Правда, по своей мертвой дороге, по своей навьей тропе Сологуб не сумел пойти до конца, и он сам не принял своей порочности. Русский Бодлер, он, подобно своему прототипу, тоже не мог осилить того первородного и прирожденного мещанства которое заставляет нас, хотим мы этого или нет, с миром соглашаться и его принимать. Жизнь — это утверждение, а не отрицание. Сам поэт наш почти не живет, он — какой-то несуществующий, его почти нет в живых; но покуда теплится хотя бы последний бледный огонек его существования, зажженный тем Змием, которого он тщетно хочет ненавидеть, до тех пор и он соглашается, и он волей-неволей принимает. Он не постигает — отчего, но знает наверное, что «в природе мертвенной и скудной воссоздается властью чудной единой, духовной жизни торжество». И как отдаленное дуновение чего-то давнишнего, юного, покинутого, но не покинувшего, как воспоминание, реющее над гробницей, и то живое, что снится мертвому, как тени бытия, всколыхнувшие бесстрастную гладь Нирваны, доносится безгрешное мечтание, невинный поцелуй и все эти «тоненькие руки и ноги милые твои». И дети, «праздничные дети», и сестра, и многообразные цветы, в которых дышит творческая тайна, — все это доигрывает, хотя и на скрипке смерти, свои последние мелодии, и слышится песнь умиления, хвалы и благодарности.

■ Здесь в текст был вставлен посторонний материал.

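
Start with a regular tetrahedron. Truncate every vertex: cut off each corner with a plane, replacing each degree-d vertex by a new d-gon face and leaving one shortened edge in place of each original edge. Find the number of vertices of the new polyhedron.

12

The base solid has V = 4, E = 6, F = 4.
Truncation replaces each original edge-end by a new vertex, so V′ = 2E = 12.
Each original edge survives, and each old vertex of degree d contributes d new edges; summing degrees gives Σd = 2E, so E′ = E + 2E = 3E = 18.
Each original face survives and each original vertex becomes one new face: F′ = F + V = 8.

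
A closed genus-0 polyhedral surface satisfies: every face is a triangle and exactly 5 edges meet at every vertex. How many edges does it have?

30

Each face has 3 edges and each edge borders two faces, so 2E = 3F.
Each vertex has degree 5, so 5V = 2E and hence V = 3F/5.
Euler: V − E + F = 2 ⇒ (3F/5) − (3F/2) + F = 2.
Multiply by 10: (6 − 15 + 10)F = 20, i.e. 1F = 20.
So F = 20, E = 3·20/2 = 30, V = 3·20/5 = 12.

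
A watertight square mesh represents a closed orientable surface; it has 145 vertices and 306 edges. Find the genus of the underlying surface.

Every face is a square and each edge borders two faces, so 4F = 2·306, giving F = 153.
χ = V − E + F = 145 − 306 + 153 = -8.
For a closed orientable surface χ = 2 − 2g, so g = (2 − (-8))/2 = 5.

5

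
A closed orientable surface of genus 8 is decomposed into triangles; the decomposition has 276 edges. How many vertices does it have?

χ = 2 − 2·8 = -14, and every face is a triangle so 3F = 2E.
F = 2E/3 = 184. Then V = -14 + E − F = -14 + 276 − 184 = 78.

78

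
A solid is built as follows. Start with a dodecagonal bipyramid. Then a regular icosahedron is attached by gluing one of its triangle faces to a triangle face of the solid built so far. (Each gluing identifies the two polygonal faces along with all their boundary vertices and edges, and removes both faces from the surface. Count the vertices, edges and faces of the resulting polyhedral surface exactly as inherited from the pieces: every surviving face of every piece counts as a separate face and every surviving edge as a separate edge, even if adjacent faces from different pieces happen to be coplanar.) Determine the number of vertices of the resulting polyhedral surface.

A dodecagonal bipyramid: V=14, E=36, F=24.
Attach a regular icosahedron (V=12, E=30, F=20) along a 3-gon: merge 3 vertices and 3 edges, delete both glued faces → V=23, E=63, F=42.
Check: V − E + F = 23 − 63 + 42 = 2.

23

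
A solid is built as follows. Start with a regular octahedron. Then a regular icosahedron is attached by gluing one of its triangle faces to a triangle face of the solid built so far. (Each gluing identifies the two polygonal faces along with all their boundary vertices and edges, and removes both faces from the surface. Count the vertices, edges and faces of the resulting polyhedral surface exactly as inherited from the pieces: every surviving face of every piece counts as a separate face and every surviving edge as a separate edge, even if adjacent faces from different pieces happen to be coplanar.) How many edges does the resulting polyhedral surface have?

A regular octahedron: V=6, E=12, F=8.
Attach a regular icosahedron (V=12, E=30, F=20) along a 3-gon: merge 3 vertices and 3 edges, delete both glued faces → V=15, E=39, F=26.
Check: V − E + F = 15 − 39 + 26 = 2.

39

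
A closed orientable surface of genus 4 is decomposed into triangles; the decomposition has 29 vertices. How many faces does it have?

χ = 2 − 2·4 = -6, and every face is a triangle so 3F = 2E.
V − E + F = -6 with E = 3F/2 gives 29 − (3/2 − 1)·F = -6, so F = 70 and E = 105.

70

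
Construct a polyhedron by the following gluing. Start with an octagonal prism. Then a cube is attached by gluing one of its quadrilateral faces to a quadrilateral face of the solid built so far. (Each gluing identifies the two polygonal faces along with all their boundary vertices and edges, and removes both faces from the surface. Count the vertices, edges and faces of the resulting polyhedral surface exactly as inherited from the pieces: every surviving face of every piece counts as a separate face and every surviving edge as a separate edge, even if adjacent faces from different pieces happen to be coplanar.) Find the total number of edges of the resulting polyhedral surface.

32

An octagonal prism: V=16, E=24, F=10.
Attach a cube (V=8, E=12, F=6) along a 4-gon: merge 4 vertices and 4 edges, delete both glued faces → V=20, E=32, F=14.
Check: V − E + F = 20 − 32 + 14 = 2.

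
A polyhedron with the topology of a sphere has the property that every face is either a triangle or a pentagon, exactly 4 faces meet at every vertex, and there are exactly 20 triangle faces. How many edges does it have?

Let x be the number of pentagons; then F = 20 + x.
Edge–face incidences: 2E = 3·20 + 5·x = 60 + 5x.
Every vertex has degree 4, so 4V = 2E.
Euler: V − E + F = 2 ⇒ (2E)/4 − E + (20 + x) = 2.
Multiply by 8: 2·(2E) − 4·(2E) + 8·(20 + x) = 16, i.e. 160 + 8x − 2·(60 + 5x) = 16.
Collecting terms: −2x + 40 = 16, so −2x = −24, so x = 12.
Then 2E = 60 + 5·12 = 120, so E = 60, V = 2E/4 = 30, F = 20 + 12 = 32.

60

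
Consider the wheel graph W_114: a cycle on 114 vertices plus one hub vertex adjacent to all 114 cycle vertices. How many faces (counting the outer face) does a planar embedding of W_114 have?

115

W_114 has V = 114 + 1 = 115 vertices and E = 2·114 = 228 edges.
By Euler's formula F = 2 − V + E = 2 − 115 + 228 = 115.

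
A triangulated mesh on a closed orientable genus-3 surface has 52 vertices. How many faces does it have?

χ = 2 − 2·3 = -4, and every face is a triangle so 3F = 2E.
V − E + F = -4 with E = 3F/2 gives 52 − (3/2 − 1)·F = -4, so F = 112 and E = 168.

112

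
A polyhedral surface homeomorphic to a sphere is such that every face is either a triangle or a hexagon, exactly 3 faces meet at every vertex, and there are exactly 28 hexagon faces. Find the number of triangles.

4

Let x be the number of triangles; then F = 28 + x.
Edge–face incidences: 2E = 6·28 + 3·x = 168 + 3x.
Every vertex has degree 3, so 3V = 2E.
Euler: V − E + F = 2 ⇒ (2E)/3 − E + (28 + x) = 2.
Multiply by 6: 2·(2E) − 3·(2E) + 6·(28 + x) = 12, i.e. 168 + 6x − (168 + 3x) = 12.
Collecting terms: 3x = 12, so x = 4.
Then 2E = 168 + 3·4 = 180, so E = 90, V = 2E/3 = 60, F = 28 + 4 = 32.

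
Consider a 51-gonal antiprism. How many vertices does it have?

An antiprism on an n-gon has two n-gon caps and 2n triangles: V = 2·51 = 102, E = 4·51 = 204, F = 2·51 + 2 = 104.

102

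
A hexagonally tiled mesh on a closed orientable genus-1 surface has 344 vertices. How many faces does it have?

χ = 2 − 2·1 = 0, and every face is a hexagon so 6F = 2E.
V − E + F = 0 with E = 6F/2 gives 344 − (6/2 − 1)·F = 0, so F = 172 and E = 516.

172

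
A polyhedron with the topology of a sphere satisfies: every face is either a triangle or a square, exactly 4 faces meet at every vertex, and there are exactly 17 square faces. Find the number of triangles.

Let x be the number of triangles; then F = 17 + x.
Edge–face incidences: 2E = 4·17 + 3·x = 68 + 3x.
Every vertex has degree 4, so 4V = 2E.
Euler: V − E + F = 2 ⇒ (2E)/4 − E + (17 + x) = 2.
Multiply by 8: 2·(2E) − 4·(2E) + 8·(17 + x) = 16, i.e. 136 + 8x − 2·(68 + 3x) = 16.
Collecting terms: 2x = 16, so x = 8.
Then 2E = 68 + 3·8 = 92, so E = 46, V = 2E/4 = 23, F = 17 + 8 = 25.

8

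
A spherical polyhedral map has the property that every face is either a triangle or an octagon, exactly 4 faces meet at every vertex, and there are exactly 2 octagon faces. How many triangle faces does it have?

16

Let x be the number of triangles; then F = 2 + x.
Edge–face incidences: 2E = 8·2 + 3·x = 16 + 3x.
Every vertex has degree 4, so 4V = 2E.
Euler: V − E + F = 2 ⇒ (2E)/4 − E + (2 + x) = 2.
Multiply by 8: 2·(2E) − 4·(2E) + 8·(2 + x) = 16, i.e. 16 + 8x − 2·(16 + 3x) = 16.
Collecting terms: 2x − 16 = 16, so 2x = 32, so x = 16.
Then 2E = 16 + 3·16 = 64, so E = 32, V = 2E/4 = 16, F = 2 + 16 = 18.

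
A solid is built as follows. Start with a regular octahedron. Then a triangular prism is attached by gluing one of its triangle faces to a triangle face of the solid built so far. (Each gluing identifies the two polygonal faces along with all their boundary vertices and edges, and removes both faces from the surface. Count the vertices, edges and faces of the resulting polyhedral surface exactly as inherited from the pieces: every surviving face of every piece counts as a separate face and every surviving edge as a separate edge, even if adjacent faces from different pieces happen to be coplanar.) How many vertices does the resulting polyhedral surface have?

9

A regular octahedron: V=6, E=12, F=8.
Attach a triangular prism (V=6, E=9, F=5) along a 3-gon: merge 3 vertices and 3 edges, delete both glued faces → V=9, E=18, F=11.
Check: V − E + F = 9 − 18 + 11 = 2.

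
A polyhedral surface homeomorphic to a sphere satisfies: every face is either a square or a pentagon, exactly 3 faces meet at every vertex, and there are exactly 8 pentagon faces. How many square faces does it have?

Let x be the number of squares; then F = 8 + x.
Edge–face incidences: 2E = 5·8 + 4·x = 40 + 4x.
Every vertex has degree 3, so 3V = 2E.
Euler: V − E + F = 2 ⇒ (2E)/3 − E + (8 + x) = 2.
Multiply by 6: 2·(2E) − 3·(2E) + 6·(8 + x) = 12, i.e. 48 + 6x − (40 + 4x) = 12.
Collecting terms: 2x + 8 = 12, so 2x = 4, so x = 2.
Then 2E = 40 + 4·2 = 48, so E = 24, V = 2E/3 = 16, F = 8 + 2 = 10.

2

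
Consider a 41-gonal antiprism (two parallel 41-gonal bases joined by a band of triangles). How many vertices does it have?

An antiprism on an n-gon has two n-gon caps and 2n triangles: V = 2·41 = 82, E = 4·41 = 164, F = 2·41 + 2 = 84.

82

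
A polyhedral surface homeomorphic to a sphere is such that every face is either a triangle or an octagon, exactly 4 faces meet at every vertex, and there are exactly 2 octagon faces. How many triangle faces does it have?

Let x be the number of triangles; then F = 2 + x.
Edge–face incidences: 2E = 8·2 + 3·x = 16 + 3x.
Every vertex has degree 4, so 4V = 2E.
Euler: V − E + F = 2 ⇒ (2E)/4 − E + (2 + x) = 2.
Multiply by 8: 2·(2E) − 4·(2E) + 8·(2 + x) = 16, i.e. 16 + 8x − 2·(16 + 3x) = 16.
Collecting terms: 2x − 16 = 16, so 2x = 32, so x = 16.
Then 2E = 16 + 3·16 = 64, so E = 32, V = 2E/4 = 16, F = 2 + 16 = 18.

16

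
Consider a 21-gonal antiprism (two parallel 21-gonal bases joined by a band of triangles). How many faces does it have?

An antiprism on an n-gon has two n-gon caps and 2n triangles: V = 2·21 = 42, E = 4·21 = 84, F = 2·21 + 2 = 44.

44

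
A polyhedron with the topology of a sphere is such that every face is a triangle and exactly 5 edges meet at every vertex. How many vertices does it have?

12

Each face has 3 edges and each edge borders two faces, so 2E = 3F.
Each vertex has degree 5, so 5V = 2E and hence V = 3F/5.
Euler: V − E + F = 2 ⇒ (3F/5) − (3F/2) + F = 2.
Multiply by 10: (6 − 15 + 10)F = 20, i.e. 1F = 20.
So F = 20, E = 3·20/2 = 30, V = 3·20/5 = 12.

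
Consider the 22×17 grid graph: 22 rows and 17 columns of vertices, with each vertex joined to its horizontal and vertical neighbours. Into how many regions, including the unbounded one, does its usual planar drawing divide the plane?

337

The grid has V = 22·17 = 374 vertices and E = 22·16 + 17·21 = 709 edges.
F = 2 − V + E = 2 − 374 + 709 = 337.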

Не в том ли счастье и тайна человеческой жизни, что душа всегда остается новорожденной? Она не стареет, и в какие бы «истлевающие личины» мы ни облекали ее, она всегда сохранит под ними свой подлинный младенческий вид, свое неизменно чистое лицо.
Так, не подкуплен ли и не покорен ли сам Сологуб Змием вселенной? И не оттого ли хочется ему, поклоннику Дьявола, и арф Давида, и притчей Соломона, и Матери Пресвятой Богородицы? И не оттого ли с тоской и радостью вспоминает он утро дней благоуханных, когда божественная сила дарила ему окрыленные мечты, вереницы новозданных назаретских голубей, подобных тем, которых из влажной глины создавал и оживлял ребенок-Бог в бедной хате, в Назарете? И не оттого ли, в широкой безбрежности своего несуществования, своего духовного отсутствия из мира, в своем вездесущии, которое на самом деле есть именно это отсутствие, во вселенной-чужбине, Сологуб испытал так много тоски по определенному урочищу, по родному месту, по своей родимой России? В царстве ледяного кошмара, на холодных вершинах уныния и сомнения не мог остаться Сологуб.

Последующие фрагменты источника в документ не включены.